As we read this chapter, it is important to keep this idea of Jesus’ words, actions, and mission in view. The disciples often failed to understand this reality as they walked with Him, but that does not have to be the case with us. We can read and absorb these powerful moments and events in the context and light of the meta-narrative of God and the accomplishment of His eternal will through Christ.
We see God’s will and mission in the story of the woman with the alabaster box. It shows not only a beautiful act of sacrifice, love, and devotion to Jesus but also has theological implications for the Gospel. The disciples saw it as a kind yet wasteful gesture of expensive perfume but, Jesus interprets the action as preparing him for burial as was the custom in that culture. What the disciples saw as a frivolous act was a love-filled foreshadowing of the burial of Jesus after His sacrificial death on the cross. It was symbolic of both the human devotion of the woman and the divine sacrifice of Christ.
We see God’s will and mission in the betrayal of Judas. Jesus demonstrates that it is a sacrificial and loving act to receive someone as they are and invest life in them by his treatment of Judas. It also shows that we can trust God’s plan amid bad choices. His perfect will is not stopped by flawed behavior. In what followed next, we see Jesus overcome the fallenness of betrayal with the power of love. Betrayal chooses to forget. Love chooses to redeem.
We see God’s will and mission in the last supper. Jesus breaks bread with the disciples and gives it to them as a symbol of remembrance of what was to come.

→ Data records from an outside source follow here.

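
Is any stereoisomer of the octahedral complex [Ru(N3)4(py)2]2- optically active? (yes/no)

no

In an octahedral complex each vertex has one trans partner and four cis neighbours.
The distinct arrangements are (2 in all): py trans; py cis.
Each arrangement has an internal mirror plane or centre of symmetry, so none is chiral.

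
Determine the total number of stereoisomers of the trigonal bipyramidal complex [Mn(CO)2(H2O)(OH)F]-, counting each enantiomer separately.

In a trigonal bipyramid the two axial positions differ from the three equatorial ones.
Systematic enumeration (placing each ligand type in turn and discarding arrangements equivalent by rotation or reflection) gives 7 geometric isomers.
Of these, 3 lack any improper symmetry element and so occur as enantiomeric pairs, giving 7 + 3 = 10 stereoisomers in total.

10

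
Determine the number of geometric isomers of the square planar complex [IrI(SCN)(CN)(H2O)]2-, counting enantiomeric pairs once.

A square has two trans pairs of vertices; adjacent vertices are cis.
There are 3 geometric isomers: (CN/I trans, H2O/SCN trans); (CN/SCN trans, H2O/I trans); (CN/H2O trans, I/SCN trans).

3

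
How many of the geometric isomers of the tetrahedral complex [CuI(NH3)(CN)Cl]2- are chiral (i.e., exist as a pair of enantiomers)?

All four vertices of a tetrahedron are equivalent and mutually adjacent, so cis/trans isomerism cannot arise.
Only one geometric arrangement is possible; it has no improper symmetry element, so it exists as a pair of enantiomers (2 stereoisomers).

1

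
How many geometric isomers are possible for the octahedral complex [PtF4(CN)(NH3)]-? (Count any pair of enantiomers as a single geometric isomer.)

2

In an octahedral complex each vertex has one trans partner and four cis neighbours.
There are 2 geometric isomers: CN and NH3 mutually cis; CN and NH3 mutually trans.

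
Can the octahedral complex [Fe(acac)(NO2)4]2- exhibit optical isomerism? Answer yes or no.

In an octahedral complex each vertex has one trans partner and four cis neighbours.
Each acac is bidentate and must span two cis positions.
Only one geometric arrangement is possible.

no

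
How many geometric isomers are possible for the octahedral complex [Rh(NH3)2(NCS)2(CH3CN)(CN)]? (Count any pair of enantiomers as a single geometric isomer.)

6

An octahedron has six vertices in three trans pairs; every non-trans pair is cis.
There are 6 geometric isomers: NH3 trans, NCS trans; NH3 cis, NCS cis (3 arrangements, 2 chiral); NH3 trans, NCS cis; NH3 cis, NCS trans.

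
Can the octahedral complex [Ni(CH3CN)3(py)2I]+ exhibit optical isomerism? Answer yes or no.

Systematic placement gives 3 geometric isomers: CH3CN mer, py trans; CH3CN mer, py cis; CH3CN fac, py cis.
Each arrangement has an internal mirror plane or centre of symmetry, so none is chiral.

no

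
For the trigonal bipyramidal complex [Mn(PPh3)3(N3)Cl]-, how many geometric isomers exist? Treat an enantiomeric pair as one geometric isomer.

4

In a trigonal bipyramid the two axial positions differ from the three equatorial ones.
There are 4 geometric isomers: N3 axial, Cl axial; N3 equatorial, Cl axial; N3 axial, Cl equatorial; N3 equatorial, Cl equatorial.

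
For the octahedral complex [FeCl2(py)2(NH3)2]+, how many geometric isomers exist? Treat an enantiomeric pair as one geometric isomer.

5

The six octahedral sites form three mutually perpendicular trans pairs.
The distinct arrangements are (5 in all): Cl trans, py trans, NH3 trans; Cl trans, py cis, NH3 cis; Cl cis, py trans, NH3 cis; Cl cis, py cis, NH3 cis (chiral); Cl cis, py cis, NH3 trans.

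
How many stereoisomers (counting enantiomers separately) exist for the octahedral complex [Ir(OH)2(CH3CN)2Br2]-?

6

The six octahedral sites form three mutually perpendicular trans pairs.
There are 5 geometric isomers: OH trans, CH3CN trans, Br trans; OH cis, CH3CN cis, Br trans; OH trans, CH3CN cis, Br cis; OH cis, CH3CN cis, Br cis (chiral); OH cis, CH3CN trans, Br cis.
One of these lacks any improper symmetry element and so occurs as an enantiomeric pair, giving 5 + 1 = 6 stereoisomers in total.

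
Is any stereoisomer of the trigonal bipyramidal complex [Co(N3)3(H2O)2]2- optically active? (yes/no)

A trigonal bipyramid has two axial and three equatorial sites, which are chemically inequivalent.
Working through the distinct placements yields 3 geometric isomers: H2O both axial; H2O one axial, one equatorial; H2O both equatorial.
Each arrangement has an internal mirror plane or centre of symmetry, so none is chiral.

no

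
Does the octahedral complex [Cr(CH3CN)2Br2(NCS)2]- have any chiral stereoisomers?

In an octahedral complex each vertex has one trans partner and four cis neighbours.
Working through the distinct placements yields 5 geometric isomers: CH3CN trans, Br trans, NCS trans; CH3CN cis, Br trans, NCS cis; CH3CN cis, Br cis, NCS trans; CH3CN cis, Br cis, NCS cis (chiral); CH3CN trans, Br cis, NCS cis.
One of these lacks any improper symmetry element and so occurs as an enantiomeric pair, giving 5 + 1 = 6 stereoisomers in total.

yes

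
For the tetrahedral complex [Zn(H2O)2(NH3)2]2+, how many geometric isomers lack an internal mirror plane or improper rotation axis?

Only one geometric arrangement is possible.

0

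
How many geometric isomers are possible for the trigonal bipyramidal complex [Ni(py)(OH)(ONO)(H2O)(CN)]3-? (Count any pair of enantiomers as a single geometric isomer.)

Exhaustive case analysis gives 10 geometric isomers.

10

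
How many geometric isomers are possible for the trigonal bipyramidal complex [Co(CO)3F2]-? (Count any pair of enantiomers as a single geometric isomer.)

3

In a trigonal bipyramid the two axial positions differ from the three equatorial ones.
The distinct arrangements are (3 in all): F both equatorial; F one axial, one equatorial; F both axial.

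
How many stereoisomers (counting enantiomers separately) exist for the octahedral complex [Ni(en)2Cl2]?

An octahedron has six vertices in three trans pairs; every non-trans pair is cis.
Each en is bidentate and must span two cis positions.
Working through the distinct placements yields 2 geometric isomers: Cl trans; Cl cis (chiral).
One of these lacks any improper symmetry element and so occurs as an enantiomeric pair, giving 2 + 1 = 3 stereoisomers in total.

3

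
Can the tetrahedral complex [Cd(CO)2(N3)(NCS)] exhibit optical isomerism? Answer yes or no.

All four vertices of a tetrahedron are equivalent and mutually adjacent, so cis/trans isomerism cannot arise.
Only one geometric arrangement is possible.

no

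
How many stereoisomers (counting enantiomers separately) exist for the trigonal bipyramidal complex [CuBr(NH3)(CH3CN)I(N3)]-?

Exhaustive case analysis gives 10 geometric isomers.
Of these, 10 lack any improper symmetry element and so occur as enantiomeric pairs, giving 10 + 10 = 20 stereoisomers in total.

20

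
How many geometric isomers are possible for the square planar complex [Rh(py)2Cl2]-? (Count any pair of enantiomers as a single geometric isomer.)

A square has two trans pairs of vertices; adjacent vertices are cis.
Working through the distinct placements yields 2 geometric isomers: py cis; py trans.

2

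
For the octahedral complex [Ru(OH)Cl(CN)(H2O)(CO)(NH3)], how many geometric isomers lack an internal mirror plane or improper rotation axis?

15

An octahedron has six vertices in three trans pairs; every non-trans pair is cis.
Systematic enumeration (placing each ligand type in turn and discarding arrangements equivalent by rotation or reflection) gives 15 geometric isomers.
Of these, 15 lack any improper symmetry element and so occur as enantiomeric pairs, giving 15 + 15 = 30 stereoisomers in total.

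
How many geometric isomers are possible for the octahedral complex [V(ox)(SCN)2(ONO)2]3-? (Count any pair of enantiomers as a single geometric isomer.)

3

In an octahedral complex each vertex has one trans partner and four cis neighbours.
Each ox is bidentate and must span two cis positions.
Working through the distinct placements yields 3 geometric isomers: SCN cis, ONO trans; SCN cis, ONO cis (chiral); SCN trans, ONO cis.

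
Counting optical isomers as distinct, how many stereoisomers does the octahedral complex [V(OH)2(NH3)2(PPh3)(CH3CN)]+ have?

The distinct arrangements are (6 in all): OH cis, NH3 cis (3 arrangements, 2 chiral); OH trans, NH3 cis; OH cis, NH3 trans; OH trans, NH3 trans.
Of these, 2 lack any improper symmetry element and so occur as enantiomeric pairs, giving 6 + 2 = 8 stereoisomers in total.

8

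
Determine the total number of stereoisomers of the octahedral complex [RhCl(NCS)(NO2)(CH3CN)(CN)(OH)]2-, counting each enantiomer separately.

In an octahedral complex each vertex has one trans partner and four cis neighbours.
Placing the ligands in turn and identifying arrangements related by rotation or reflection leaves 15 distinct geometric isomers.
Of these, 15 lack any improper symmetry element and so occur as enantiomeric pairs, giving 15 + 15 = 30 stereoisomers in total.

30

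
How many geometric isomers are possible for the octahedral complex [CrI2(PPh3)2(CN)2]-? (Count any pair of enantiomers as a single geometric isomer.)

Systematic placement gives 5 geometric isomers: I trans, PPh3 trans, CN trans; I cis, PPh3 cis, CN trans; I cis, PPh3 trans, CN cis; I cis, PPh3 cis, CN cis (chiral); I trans, PPh3 cis, CN cis.

5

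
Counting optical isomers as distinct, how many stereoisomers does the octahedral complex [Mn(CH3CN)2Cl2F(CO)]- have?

8

The distinct arrangements are (6 in all): CH3CN trans, Cl cis; CH3CN trans, Cl trans; CH3CN cis, Cl cis (3 arrangements, 2 chiral); CH3CN cis, Cl trans.
Of these, 2 lack any improper symmetry element and so occur as enantiomeric pairs, giving 6 + 2 = 8 stereoisomers in total.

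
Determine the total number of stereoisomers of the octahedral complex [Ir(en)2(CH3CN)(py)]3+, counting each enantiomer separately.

3

The six octahedral sites form three mutually perpendicular trans pairs.
Each en is bidentate and must span two cis positions.
Working through the distinct placements yields 2 geometric isomers: CH3CN and py mutually cis (chiral); CH3CN and py mutually trans.
One of these lacks any improper symmetry element and so occurs as an enantiomeric pair, giving 2 + 1 = 3 stereoisomers in total.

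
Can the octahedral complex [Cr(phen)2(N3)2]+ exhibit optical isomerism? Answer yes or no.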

It anticipated His necessary bodily sacrifice for all. He identifies the cup of wine as his blood, the blood of the new covenant that is necessary for the covering of sin. We observe the Lord’s Supper in the same way, to remember what Christ did for us and to honor His payment of our sin debt that we could never pay.
We see God’s will and mission in the garden as Jesus submits in divine humility to the will of the Father even as he suffers in his humanity. This demonstrates to us the humble submission to God that we should have in our daily lives, decisions, and actions. We further see God’s will and mission in Jesus’ arrest and trial as it furthered accomplished the plan of salvation and glory that would come to the Lord for all time through the death, burial, and resurrection of Christ. It shows us that nothing on earth can’t prevent the movement of God’s work and the furthering of His kingdom.
We see God’s will and mission in Peter’s denial of Jesus. It would be a temporary setback for an incredible comeback in the disciple’s life. Peter, a lying coward at this moment, would be transformed by the resurrection, appearance, and ascension of Christ. He would later stand on the steps of Pentecost and with truth, boldness, and courage, proclaim the saving message of Jesus to the world. It is one of the great examples of personal redemption and transformation for the cause of Christ. God’s will provides moments that ensure our lowest and worst moments don’t have to be the defining moments of our future.